Can THC Affect Bilirubin Levels?

Delta-9-tetrahydrocannabinol (THC) is the primary psychoactive compound in cannabis, and its metabolism involves the liver. Bilirubin is a standard marker measured in blood tests, indicating liver function and red blood cell health. The potential for interaction between THC and the body’s natural processes often raises questions about liver health. This article explores the physiological connections and existing evidence regarding how THC use might influence bilirubin levels circulating in the bloodstream.

Bilirubin: The Liver’s Waste Product

Bilirubin is an orange-yellow pigment that forms as a natural byproduct when the body breaks down old or damaged red blood cells. It is the final result of heme metabolism, occurring when hemoglobin is separated from red blood cells. In this initial form, bilirubin is considered unconjugated, or indirect, meaning it is not water-soluble.

Since it cannot dissolve in water, unconjugated bilirubin must bind to albumin for transport through the bloodstream to the liver. Once in the liver cells, it undergoes a crucial step known as conjugation, where the liver attaches a sugar molecule, glucuronic acid, to the pigment.

This chemical modification is performed by specific enzymes, most notably the UDP-glucuronosyltransferases (UGTs). The resulting water-soluble form is called conjugated, or direct, bilirubin. The liver excretes this conjugated form into the bile, which then passes into the small intestine for elimination.

Total bilirubin in a blood test represents the sum of both forms. An elevation in either form suggests an underlying issue, such as excessive red blood cell breakdown or a problem with the liver’s processing or bile duct clearance. Monitoring these levels helps healthcare providers assess the health of the liver’s detoxification pathways.

THC Metabolism and Hepatic Processing

The liver is the primary site for processing THC, utilizing specific enzyme systems in a multi-step detoxification pathway. Since THC is fat-soluble, the liver must convert it into water-soluble metabolites that the body can readily excrete. This conversion is initiated by the Cytochrome P450 (CYP) enzyme family, which metabolizes many compounds, including medications.

Key CYP enzymes (CYP2C9, CYP2C19, and CYP3A4) break down THC into its active metabolite, 11-hydroxy-THC (11-OH-THC). This is then metabolized further into the inactive carboxy-THC (THC-COOH). The final step in this metabolic chain is a phase two process where these metabolites undergo glucuronidation to become water-soluble, similar to bilirubin.

The theoretical link between THC use and bilirubin levels stems from the concept of enzyme competition or inhibition. Cannabinoids, including THC, have been shown in laboratory studies to inhibit the activity of UGT enzymes. Since UGT enzymes conjugate bilirubin for excretion, inhibiting their activity could slow the body’s clearance of unconjugated bilirubin.

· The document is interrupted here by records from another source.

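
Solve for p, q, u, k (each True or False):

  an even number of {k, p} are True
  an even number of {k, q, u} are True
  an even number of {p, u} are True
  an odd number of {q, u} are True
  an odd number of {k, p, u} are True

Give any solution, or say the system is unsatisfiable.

p: True, q: False, u: True, k: True

{k, p}: 2 true → even ✓
{k, q, u}: 2 true → even ✓
{p, u}: 2 true → even ✓
{q, u}: 1 true → odd ✓
{k, p, u}: 3 true → odd ✓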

THC has demonstrated inhibitory effects on UGT enzymes like UGT1A9 and UGT2B7. If these enzymes are occupied by high concentrations of cannabinoids, the liver’s capacity to process and excrete bilirubin may be reduced. This competition for the same metabolic machinery creates a bottleneck that could lead to unconjugated bilirubin accumulation in the bloodstream.

Clinical Findings on THC and Bilirubin Levels

While the theoretical mechanism for THC to affect bilirubin levels is plausible due to enzyme inhibition, clinical evidence suggests that significant elevation is uncommon in healthy individuals. Studies of liver function tests in long-term, heavy cannabis users often report no substantial abnormalities in bilirubin or other liver enzyme levels. This indicates that the liver’s reserve capacity is sufficient to manage both cannabinoid metabolism and bilirubin clearance.

Some research indicates that individuals categorized as cannabis abusers may exhibit higher levels of total, direct, and indirect bilirubin compared to non-users. These findings are often part of broader alterations in liver function tests, including elevated transaminases. This suggests the observed changes may reflect general hepatic stress or damage from co-occurring factors, rather than THC alone.

The potential for a clinically relevant interaction is greater in individuals with pre-existing conditions that impair bilirubin processing. For example, people with Gilbert’s Syndrome have reduced function of the UGT1A1 enzyme, which handles much of bilirubin conjugation. THC’s inhibitory effect on UGT enzymes could exacerbate this underlying condition, potentially leading to noticeable, though usually still mild, elevations in unconjugated bilirubin.

Data from large-scale drug-induced liver injury registries have not implicated cannabis as a common cause of liver failure or severe jaundice. For most individuals, any effect of THC on bilirubin levels appears transient or too minor to be noticed on routine blood work. Patients should discuss cannabis use with a healthcare provider, especially if they have underlying liver issues or take other medications processed by the CYP or UGT enzyme systems.